While both palivizumab and respiratory syncytial virus immune globulin intravenous (RSV-IGIV) are available for protecting high-risk children against serious complications from RSV infections, palivizumab is preferred for most high-risk children. It is easier to administer and there is a lack of interference with measles-mumps-rubella and varicella vaccines. In addition, there is also a lack of complications associated with intravenous administration of human immune globulin products, according to the AAP.

Choosing which product to use will depend on age, availability of intravenous access, cost and other factors. However, the AAP guidelines also state that RSV-IGIV provides additional protection against other respiratory viral illness and may be preferred for selected high-risk children including those receiving replacement intravenous immune globulin because of underlying immune deficiency.

Physicians should also consider administering RSV-IGIV for the first month of prophylaxis to premature infants who are about to leave the hospital during RSV season. Palivizumab is not recommended - and RSV-IGIV is contraindicated - for use in children with cyanotic congenital heart disease.

There is no peer-reviewed data available on the cost-benefit analysis for palivizumab, and only a limited amount of data available for RSV-IGIV. However, the cost-benefit analyses of RSV-IGIV did not demonstrate an overall savings in hospitalization considering the costs of therapy for all at-risk children.

AAP Recommendations on the Use of Palivizumab
  1. Palivizumab or RSV-IGIV prophylaxis should be considered for infants and children younger than 2 years with chronic lung disease (CLD) who have required medical therapy for their CLD within six months before the anticipated RSV season.

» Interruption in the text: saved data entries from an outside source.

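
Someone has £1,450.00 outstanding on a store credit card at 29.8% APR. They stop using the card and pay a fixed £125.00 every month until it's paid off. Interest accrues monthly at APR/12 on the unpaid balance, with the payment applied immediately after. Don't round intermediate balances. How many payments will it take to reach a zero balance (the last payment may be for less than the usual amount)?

Monthly rate r = 29.8%/12 = 2.48333% = 0.0248333.
Recurrence: B ← B·(1+r) − £125.00.
Month 1: interest £36.01; balance after payment £1,361.01.
Month 2: interest £33.80; balance after payment £1,269.81.
Closed form: n = −ln(1 − rB₀/P)/ln(1+r) = −ln(0.71193)/ln(1.02483) ≈ 13.851, so the balance reaches zero during payment 14.

14 months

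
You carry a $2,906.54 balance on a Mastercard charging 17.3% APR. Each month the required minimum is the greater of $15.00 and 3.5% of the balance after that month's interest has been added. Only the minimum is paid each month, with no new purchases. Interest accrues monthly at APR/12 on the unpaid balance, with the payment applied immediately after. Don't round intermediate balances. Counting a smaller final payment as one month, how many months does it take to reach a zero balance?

127 months

Monthly rate r = 17.3%/12 = 1.44167% = 0.0144167.
While 3.5% of the post-interest balance exceeds $15.00, each month B ← (B·(1+r))·(1 − 0.035), i.e. B shrinks by the factor (1+r)·0.965 = 0.97891.
This holds for months 1–91. Entering month 92 the balance is $417.88; 3.5% of the post-interest balance is now below $15.00, so the flat $15.00 minimum applies from here.
From month 92 a fixed $15.00 at rate r clears $417.88 in 36 more payments. Total: 91 + 36 = 127 months.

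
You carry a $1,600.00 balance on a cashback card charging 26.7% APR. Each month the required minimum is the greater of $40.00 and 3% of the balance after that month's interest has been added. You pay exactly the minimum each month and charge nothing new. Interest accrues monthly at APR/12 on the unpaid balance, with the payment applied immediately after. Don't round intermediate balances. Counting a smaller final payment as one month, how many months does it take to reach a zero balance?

Monthly rate r = 26.7%/12 = 2.225% = 0.02225.
While 3% of the post-interest balance exceeds $40.00, each month B ← (B·(1+r))·(1 − 0.03), i.e. B shrinks by the factor (1+r)·0.97 = 0.99158.
This holds for months 1–25. Entering month 26 the balance is $1,295.21; 3% of the post-interest balance is now below $40.00, so the flat $40.00 minimum applies from here.
From month 26 a fixed $40.00 at rate r clears $1,295.21 in 58 more payments. Total: 25 + 58 = 83 months.

83 months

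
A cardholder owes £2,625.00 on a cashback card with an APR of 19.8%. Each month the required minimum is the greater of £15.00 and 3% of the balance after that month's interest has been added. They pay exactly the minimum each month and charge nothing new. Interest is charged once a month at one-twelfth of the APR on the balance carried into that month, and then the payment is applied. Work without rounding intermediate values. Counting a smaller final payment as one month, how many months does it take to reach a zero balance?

167 months

Monthly rate r = 19.8%/12 = 1.65% = 0.0165.
While 3% of the post-interest balance exceeds £15.00, each month B ← (B·(1+r))·(1 − 0.03), i.e. B shrinks by the factor (1+r)·0.97 = 0.986.
This holds for months 1–119. Entering month 120 the balance is £490.62; 3% of the post-interest balance is now below £15.00, so the flat £15.00 minimum applies from here.
From month 120 a fixed £15.00 at rate r clears £490.62 in 48 more payments. Total: 119 + 48 = 167 months.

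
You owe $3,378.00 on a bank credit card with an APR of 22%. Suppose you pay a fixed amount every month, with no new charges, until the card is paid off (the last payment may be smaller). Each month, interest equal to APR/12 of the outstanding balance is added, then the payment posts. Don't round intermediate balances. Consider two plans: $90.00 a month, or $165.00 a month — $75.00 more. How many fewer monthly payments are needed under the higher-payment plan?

39 fewer payments

Monthly rate r = 22%/12 = 1.83333% = 0.0183333.
At $90.00/mo: n = ⌈−ln(1 − rB₀/P)/ln(1+r)⌉ = 65 payments (last $11.99); total interest = total paid − $3,378.00 = $2,393.99.
At $165.00/mo: 26 payments (last $148.67); total interest $895.67.
Payments saved = 65 − 26 = 39.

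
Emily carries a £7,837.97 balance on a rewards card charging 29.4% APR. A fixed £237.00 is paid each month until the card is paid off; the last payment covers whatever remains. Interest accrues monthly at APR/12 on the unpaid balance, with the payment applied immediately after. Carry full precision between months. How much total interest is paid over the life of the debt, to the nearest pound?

£8,437

Monthly rate r = 29.4%/12 = 2.45% = 0.0245.
Payoff takes n = ⌈−ln(1 − rB₀/P)/ln(1+r)⌉ = ⌈68.667⌉ = 69 payments; the last is £158.78.
Total paid = 68·£237.00 + £158.78 = £16,274.78.
Total interest = total paid − principal = £16,274.78 − £7,837.97 = £8,436.81.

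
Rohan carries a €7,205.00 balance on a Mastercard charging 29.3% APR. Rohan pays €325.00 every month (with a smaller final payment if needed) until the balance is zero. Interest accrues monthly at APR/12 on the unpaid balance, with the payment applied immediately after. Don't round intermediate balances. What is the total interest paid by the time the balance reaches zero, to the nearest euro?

Monthly rate r = 29.3%/12 = 2.44167% = 0.0244167.
Payoff takes n = ⌈−ln(1 − rB₀/P)/ln(1+r)⌉ = ⌈32.307⌉ = 33 payments; the last is €100.65.
Total paid = 32·€325.00 + €100.65 = €10,500.65.
Total interest = total paid − principal = €10,500.65 − €7,205.00 = €3,295.65.

€3,296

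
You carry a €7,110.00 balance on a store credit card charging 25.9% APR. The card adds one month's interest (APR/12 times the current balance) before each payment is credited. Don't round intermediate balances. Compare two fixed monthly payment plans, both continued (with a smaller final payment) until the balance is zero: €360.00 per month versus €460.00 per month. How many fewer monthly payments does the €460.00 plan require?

7 fewer payments

Monthly rate r = 25.9%/12 = 2.15833% = 0.0215833.
At €360.00/mo: n = ⌈−ln(1 − rB₀/P)/ln(1+r)⌉ = 27 payments (last €6.84); total interest = total paid − €7,110.00 = €2,256.84.
At €460.00/mo: 20 payments (last €3.26); total interest €1,633.26.
Payments saved = 27 − 20 = 7.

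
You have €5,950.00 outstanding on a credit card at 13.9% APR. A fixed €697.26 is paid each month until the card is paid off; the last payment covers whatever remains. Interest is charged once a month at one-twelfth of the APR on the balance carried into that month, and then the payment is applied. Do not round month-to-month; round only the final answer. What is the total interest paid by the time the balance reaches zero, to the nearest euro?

€351

Monthly rate r = 13.9%/12 = 1.15833% = 0.0115833.
Payoff takes n = ⌈−ln(1 − rB₀/P)/ln(1+r)⌉ = ⌈9.037⌉ = 10 payments; the last is €26.02.
Total paid = 9·€697.26 + €26.02 = €6,301.36.
Total interest = total paid − principal = €6,301.36 − €5,950.00 = €351.36.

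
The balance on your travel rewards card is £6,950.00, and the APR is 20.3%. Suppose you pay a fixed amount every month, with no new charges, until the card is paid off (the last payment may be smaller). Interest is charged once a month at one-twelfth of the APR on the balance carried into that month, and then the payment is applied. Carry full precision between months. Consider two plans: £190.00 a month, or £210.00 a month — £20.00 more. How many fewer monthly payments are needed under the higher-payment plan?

9 fewer payments

Monthly rate r = 20.3%/12 = 1.69167% = 0.0169167.
At £190.00/mo: n = ⌈−ln(1 − rB₀/P)/ln(1+r)⌉ = 58 payments (last £93.61); total interest = total paid − £6,950.00 = £3,973.61.
At £210.00/mo: 49 payments (last £193.62); total interest £3,323.62.
Payments saved = 58 − 49 = 9.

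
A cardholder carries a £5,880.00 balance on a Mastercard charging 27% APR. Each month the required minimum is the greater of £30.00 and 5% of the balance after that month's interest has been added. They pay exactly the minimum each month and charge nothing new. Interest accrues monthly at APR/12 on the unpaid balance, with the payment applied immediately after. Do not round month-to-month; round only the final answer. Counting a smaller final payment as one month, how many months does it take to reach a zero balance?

Monthly rate r = 27%/12 = 2.25% = 0.0225.
While 5% of the post-interest balance exceeds £30.00, each month B ← (B·(1+r))·(1 − 0.05), i.e. B shrinks by the factor (1+r)·0.95 = 0.97137.
This holds for months 1–80. Entering month 81 the balance is £575.88; 5% of the post-interest balance is now below £30.00, so the flat £30.00 minimum applies from here.
From month 81 a fixed £30.00 at rate r clears £575.88 in 26 more payments. Total: 80 + 26 = 106 months.

106 months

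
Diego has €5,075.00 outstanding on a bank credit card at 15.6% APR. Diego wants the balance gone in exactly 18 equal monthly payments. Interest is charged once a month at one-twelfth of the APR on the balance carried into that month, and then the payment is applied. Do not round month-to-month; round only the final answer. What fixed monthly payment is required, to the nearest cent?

€318.04

Monthly rate r = 15.6%/12 = 1.3% = 0.013.
Level-payment amortization: P = B₀·r / (1 − (1+r)^(−n)) = 5075.00·0.013 / (1 − 1.013^(−18)).
Denominator 1 − (1+r)^(−18) = 0.207443954.
P = 65.975 / 0.207443954 ≈ 318.04.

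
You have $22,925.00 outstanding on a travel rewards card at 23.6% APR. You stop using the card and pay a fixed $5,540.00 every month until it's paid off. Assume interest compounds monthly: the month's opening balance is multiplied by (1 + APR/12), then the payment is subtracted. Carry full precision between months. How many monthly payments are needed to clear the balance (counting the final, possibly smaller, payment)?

Monthly rate r = 23.6%/12 = 1.96667% = 0.0196667.
Recurrence: B ← B·(1+r) − $5,540.00.
Month 1: interest $450.86; balance after payment $17,835.86.
Month 2: interest $350.77; balance after payment $12,646.63.
Month 3: interest $248.72; balance after payment $7,355.35.
Month 4: interest $144.66; balance after payment $1,960.00.
Month 5: interest $38.55; balance after payment $0.00.

5 months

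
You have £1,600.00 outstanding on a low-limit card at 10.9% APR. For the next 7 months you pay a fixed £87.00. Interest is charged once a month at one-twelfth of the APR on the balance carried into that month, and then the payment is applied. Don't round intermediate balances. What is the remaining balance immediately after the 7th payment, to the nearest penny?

Monthly rate r = 10.9%/12 = 0.908333% = 0.00908333.
Each month: B ← B·(1+r) − £87.00.
Month 1: interest £14.53; balance after payment £1,527.53.
Month 2: interest £13.88; balance after payment £1,454.41.
Month 3: interest £13.21; balance after payment £1,380.62.
Month 4: interest £12.54; balance after payment £1,306.16.
Month 5: interest £11.86; balance after payment £1,231.02.
Month 6: interest £11.18; balance after payment £1,155.21.
Month 7: interest £10.49; balance after payment £1,078.70.

£1,078.70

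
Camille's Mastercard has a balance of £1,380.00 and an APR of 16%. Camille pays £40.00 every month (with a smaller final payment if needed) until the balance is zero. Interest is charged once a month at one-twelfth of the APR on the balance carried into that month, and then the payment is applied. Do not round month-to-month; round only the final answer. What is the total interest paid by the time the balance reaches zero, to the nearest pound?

Monthly rate r = 16%/12 = 1.33333% = 0.0133333.
Payoff takes n = ⌈−ln(1 − rB₀/P)/ln(1+r)⌉ = ⌈46.521⌉ = 47 payments; the last is £20.92.
Total paid = 46·£40.00 + £20.92 = £1,860.92.
Total interest = total paid − principal = £1,860.92 − £1,380.00 = £480.92.

£481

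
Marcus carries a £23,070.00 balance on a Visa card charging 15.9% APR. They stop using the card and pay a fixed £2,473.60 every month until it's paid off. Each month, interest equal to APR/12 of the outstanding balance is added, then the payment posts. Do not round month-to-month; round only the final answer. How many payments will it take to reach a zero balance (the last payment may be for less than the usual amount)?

Monthly rate r = 15.9%/12 = 1.325% = 0.01325.
Recurrence: B ← B·(1+r) − £2,473.60.
Month 1: interest £305.68; balance after payment £20,902.08.
Month 2: interest £276.95; balance after payment £18,705.43.
Closed form: n = −ln(1 − rB₀/P)/ln(1+r) = −ln(0.87642)/ln(1.01325) ≈ 10.021, so the balance reaches zero during payment 11.

11 payments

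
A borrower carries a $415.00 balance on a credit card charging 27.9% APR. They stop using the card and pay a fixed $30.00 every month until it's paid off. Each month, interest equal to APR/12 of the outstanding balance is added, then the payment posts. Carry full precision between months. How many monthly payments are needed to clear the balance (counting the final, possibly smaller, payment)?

17 payments

Monthly rate r = 27.9%/12 = 2.325% = 0.02325.
Recurrence: B ← B·(1+r) − $30.00.
Month 1: interest $9.65; balance after payment $394.65.
Month 2: interest $9.18; balance after payment $373.82.
Closed form: n = −ln(1 − rB₀/P)/ln(1+r) = −ln(0.67837)/ln(1.02325) ≈ 16.884, so the balance reaches zero during payment 17.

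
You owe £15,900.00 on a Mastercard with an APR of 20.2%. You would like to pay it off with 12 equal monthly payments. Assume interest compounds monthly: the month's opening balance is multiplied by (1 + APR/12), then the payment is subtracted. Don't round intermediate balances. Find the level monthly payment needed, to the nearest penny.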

  2. Infants born at 32 weeks of gestation or earlier without CLD or who do not meet the criteria in the first recommendation may benefit from RSV prophylaxis. In these infants, major risk factors to consider are gestational age and chronological age at the start of the RSV season.

  3. Given the large number of patients born between 32-25 weeks and the cost of the drug, the use of palivizumab in this population should be reserved for those infants with additional risk factors until more data are available.

  4. Palivizumab and RSV-IGIV are not licensed by the FDA for patients with congenital heart disease (CHD). Available data indicate that RSV-IGIV is contraindicated in patients with cyanotic CHD. However, patients with CLD, who are premature or both, who meet the criteria in the first and second recommendations.

  5. Palivizumab or RSV-IGIV prophylaxis has not been evaluated in randomized trials in immunocompromised children. Although specific recommendations for immunocompromised patients cannot be made, children with severe immunodeficiencies may benefit from prophylaxis.

  6. RSV prophylaxis should be initiated at the onset of the RSV season and terminated at the end of the RSV season. In most areas of the United States, the usual time for the beginning of RSV outbreaks is October to December, and termination is March to May, but regional differences occur. The onset of RSV infection occurs earlier in southern states than in northern states. The AAP recommends practitioners contact their health departments and/or diagnostic virology laboratories in their geographic areas to determine the optimal time to begin administration.

  7. RSV is transmitted in the hospital setting and causes serious disease in high-risk infants. In high-risk patients, the major means to prevent RSV disease is strict observance of infection control practices, including the use of rapid means to identify and cohort RSV-infected infants.

  8. The guidelines for modification of immunizations after RSV-IGIV have not changed. Palivizumab does not interfere with the response to vaccines.

For your information:

  • AAP Committee on Infectious Diseases and Committee on Fetus and Newborn. Prevention of respiratory syncytial virus infections: indications for the use of palivizumab and update on the use of RSV-IVIG. Pediatrics 1998;5:1211-1216.